Nel frattempo il 26 luglio 1942 i
vescovi olandesi pubblicarono un documento di condanna della
persecuzione
antisemita. La risposta tedesca fu immediata: la domenica seguente il 2
agosto
1942 vennero deportati i cattolici olandesi di origine ebrea, comprese
le due
sorelle Stein, ed uccisi ad Auschwitz il 9 agosto 1942. Fu un atto
compiuto con
l’evidente intenzione di offendere
la Chiesa Cattolica,
per questo l’11 ottobre 1998 Edith Stein è stata canonizzata come
martire della
fede, e viene venerata con il nome carmelitano di Santa Teresa
Benedetta della
Croce.
Il 1 ottobre 1999 Giovanni Paolo
II l’ha nominata co-patrona d’Europa, insieme con Santa Caterina da
Siena e
Santa Brigida di Svezia.
Il Signore guida ciascuno per la propria strada
e ciò che chiamiamo "destino"
è opera sua d'artista,
dell'artista divino che si prepara la materia
e la plasma in modi diversi:
con lievi tocchi delle dita
ma anche a colpi di scalpello.
Non è materia inerte, quella che Dio lavora.
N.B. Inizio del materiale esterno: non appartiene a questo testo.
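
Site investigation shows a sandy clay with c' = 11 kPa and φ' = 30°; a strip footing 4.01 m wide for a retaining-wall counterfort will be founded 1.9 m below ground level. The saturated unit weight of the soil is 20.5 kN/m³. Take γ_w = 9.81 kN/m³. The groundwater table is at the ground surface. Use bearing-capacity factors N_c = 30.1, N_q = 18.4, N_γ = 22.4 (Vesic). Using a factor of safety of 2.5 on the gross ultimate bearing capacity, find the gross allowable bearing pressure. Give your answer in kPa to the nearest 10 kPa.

q_all ≈ 470 kPa

γ' = 20.5 − 9.81 = 10.69 kN/m³ (submerged throughout). q = 10.69 × 1.9 = 20.311 kPa; the same γ' applies in the ½γBN_γ term.
c·N_c = 11 × 30.1 = 331.1 kPa
q·N_q = 20.311 × 18.4 = 373.72 kPa
0.5·γ·B·N_γ = 0.5 × 10.69 × 4.01 × 22.4 = 480.11 kPa
q_ult = 331.1 + 373.72 + 480.11 = 1184.9 kPa.
q_all = 1184.9 / 2.5 = 473.97 kPa.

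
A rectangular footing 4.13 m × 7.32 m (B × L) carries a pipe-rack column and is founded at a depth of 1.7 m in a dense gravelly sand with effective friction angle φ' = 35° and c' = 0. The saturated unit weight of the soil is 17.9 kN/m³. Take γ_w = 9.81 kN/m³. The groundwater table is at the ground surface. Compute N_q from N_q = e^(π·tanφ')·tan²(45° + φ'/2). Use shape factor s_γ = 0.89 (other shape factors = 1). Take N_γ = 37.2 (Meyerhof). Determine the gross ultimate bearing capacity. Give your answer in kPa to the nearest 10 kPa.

tan35° = 0.7002, so N_q = e^(π×0.7002)·tan²(62.5°) = 9.023 × 3.69 = 33.3.
γ' = 17.9 − 9.81 = 8.09 kN/m³ (submerged throughout). q = 8.09 × 1.7 = 13.753 kPa; the same γ' applies in the ½γBN_γ term.
q·N_q = 13.753 × 33.296 = 457.92 kPa
0.5·γ·B·N_γ·s_γ = 0.5 × 8.09 × 4.13 × 37.2 × 0.89 = 553.1 kPa
q_ult = 457.92 + 553.1 = 1011 kPa.

q_ult ≈ 1010 kPa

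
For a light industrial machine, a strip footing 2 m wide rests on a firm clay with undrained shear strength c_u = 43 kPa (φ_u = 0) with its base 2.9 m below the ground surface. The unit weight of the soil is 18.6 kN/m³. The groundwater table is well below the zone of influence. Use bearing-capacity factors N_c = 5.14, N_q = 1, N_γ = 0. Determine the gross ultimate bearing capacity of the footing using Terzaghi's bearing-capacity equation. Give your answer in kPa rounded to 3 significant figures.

q_ult ≈ 275 kPa

Overburden at base level: q = 18.6 × 2.9 = 53.94 kPa.
Cohesion term c·N_c = 43 × 5.14 = 221.02 kPa; surcharge term q·N_q = 53.94 × 1 = 53.94 kPa.
q_ult = 221.02 + 53.94 = 274.96 kPa.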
La sua più grande gioia di Creatore
è che nasce vita sotto la sua mano,
che vita gli sgorga incontro,
vita che risponde ai tocchi lievi delle dita,
ai colpi di scalpello.
È così che collaboriamo alla sua opera d'artista.
In uno dei tanti
libri dedicati a
Edith Stein (Santa Teresa Benedetta della Croce) - «Con la
croce sul cuore» di M. Di Lorenzo (Ed. dell'Immacolata)
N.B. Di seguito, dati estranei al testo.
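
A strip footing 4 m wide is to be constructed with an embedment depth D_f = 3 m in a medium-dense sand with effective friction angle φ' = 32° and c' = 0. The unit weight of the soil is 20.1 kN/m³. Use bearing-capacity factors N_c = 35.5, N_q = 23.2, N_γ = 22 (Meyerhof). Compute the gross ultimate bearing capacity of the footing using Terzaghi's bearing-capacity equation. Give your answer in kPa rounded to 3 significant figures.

q = γ·D_f = 20.1 × 3 = 60.3 kPa.
q·N_q = 60.3 × 23.2 = 1399 kPa
0.5·γ·B·N_γ = 0.5 × 20.1 × 4 × 22 = 884.4 kPa
q_ult = 1399 + 884.4 = 2283.4 kPa.

q_ult ≈ 2280 kPa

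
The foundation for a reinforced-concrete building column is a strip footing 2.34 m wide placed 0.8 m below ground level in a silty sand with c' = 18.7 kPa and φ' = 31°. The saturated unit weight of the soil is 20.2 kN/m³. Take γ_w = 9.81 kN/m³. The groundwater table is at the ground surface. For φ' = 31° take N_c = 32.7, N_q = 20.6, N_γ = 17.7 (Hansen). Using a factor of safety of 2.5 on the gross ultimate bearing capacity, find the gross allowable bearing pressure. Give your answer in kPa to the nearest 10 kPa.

With the water table at the surface the whole profile is submerged: γ' = 20.2 − 9.81 = 10.39 kN/m³, so q = γ'·D_f = 8.312 kPa; the same γ' applies in the ½γBN_γ term.
q_ult = c·N_c + q·N_q + 0.5·γ·B·N_γ
     = 18.7 × 32.7 + 8.312 × 20.6 + 0.5 × 10.39 × 2.34 × 17.7
     = 611.49 + 171.23 + 215.17 = 997.88 kPa.
q_all = 997.88 / 2.5 = 399.15 kPa.

q_all ≈ 400 kPa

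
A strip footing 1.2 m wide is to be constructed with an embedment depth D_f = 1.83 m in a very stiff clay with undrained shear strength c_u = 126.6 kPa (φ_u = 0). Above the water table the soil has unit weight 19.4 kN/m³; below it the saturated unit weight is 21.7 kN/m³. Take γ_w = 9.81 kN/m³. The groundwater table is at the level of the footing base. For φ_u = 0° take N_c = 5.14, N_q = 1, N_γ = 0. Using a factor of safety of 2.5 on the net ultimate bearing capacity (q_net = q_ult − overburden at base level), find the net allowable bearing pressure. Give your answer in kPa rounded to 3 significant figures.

q_all(net) ≈ 260 kPa

Effective surcharge at the founding depth q = γ·D_f = 19.4 × 1.83 = 35.502 kPa.
q_ult = c·N_c + q·N_q
     = 126.6 × 5.14 + 35.502 × 1
     = 650.72 + 35.502 = 686.23 kPa.
q_net = 686.23 − 35.502 = 650.72 kPa.
q_all(net) = 650.72 / 2.5 = 260.29 kPa.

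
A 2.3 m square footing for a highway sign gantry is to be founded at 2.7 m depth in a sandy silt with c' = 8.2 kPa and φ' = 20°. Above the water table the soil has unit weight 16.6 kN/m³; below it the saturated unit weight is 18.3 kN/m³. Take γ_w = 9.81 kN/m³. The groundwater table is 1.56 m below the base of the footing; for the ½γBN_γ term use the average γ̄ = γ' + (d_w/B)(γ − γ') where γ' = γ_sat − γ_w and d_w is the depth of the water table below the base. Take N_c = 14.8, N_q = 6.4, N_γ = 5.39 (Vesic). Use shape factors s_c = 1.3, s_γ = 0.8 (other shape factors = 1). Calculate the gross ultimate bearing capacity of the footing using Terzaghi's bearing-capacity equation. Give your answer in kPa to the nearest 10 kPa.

q_ult ≈ 510 kPa

Overburden at base level: q = 16.6 × 2.7 = 44.82 kPa.
The water table is 1.56 m below the base (< B = 2.3 m), so the ½γBN_γ term uses γ̄ = γ' + (d_w/B)(γ − γ') = 8.49 + (1.56/2.3)(16.6 − 8.49) = 13.991 kN/m³.
Cohesion term c·N_c·s_c = 8.2 × 14.8 × 1.3 = 157.77 kPa; surcharge term q·N_q = 44.82 × 6.4 = 286.85 kPa; self-weight term 0.5·γ·B·N_γ·s_γ = 0.5 × 13.991 × 2.3 × 5.39 × 0.8 = 69.377 kPa.
q_ult = 157.77 + 286.85 + 69.377 = 513.99 kPa.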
- ho trovato questi versi molto
semplici, simili alla prosa, segnati però da una fiducia profonda e
commovente.
Noi siamo materia nelle mani del «divino artista», ma non siamo inerti;
possiamo, infatti, respingere o aderire «ai tocchi lievi delle sue
dita». Nel
1931 Edith mandava a una giovane Suora questa preghiera: «O Signore,
dammi
tutto ciò che mi conduce a te. O Signore, prendi tutto ciò che mi
distoglie da
te. O Signore, strappa anche me da me e dammi tutta a te». Facciamo
nostra
questa preghiera che ci accompagni sulla strada verso Colonia.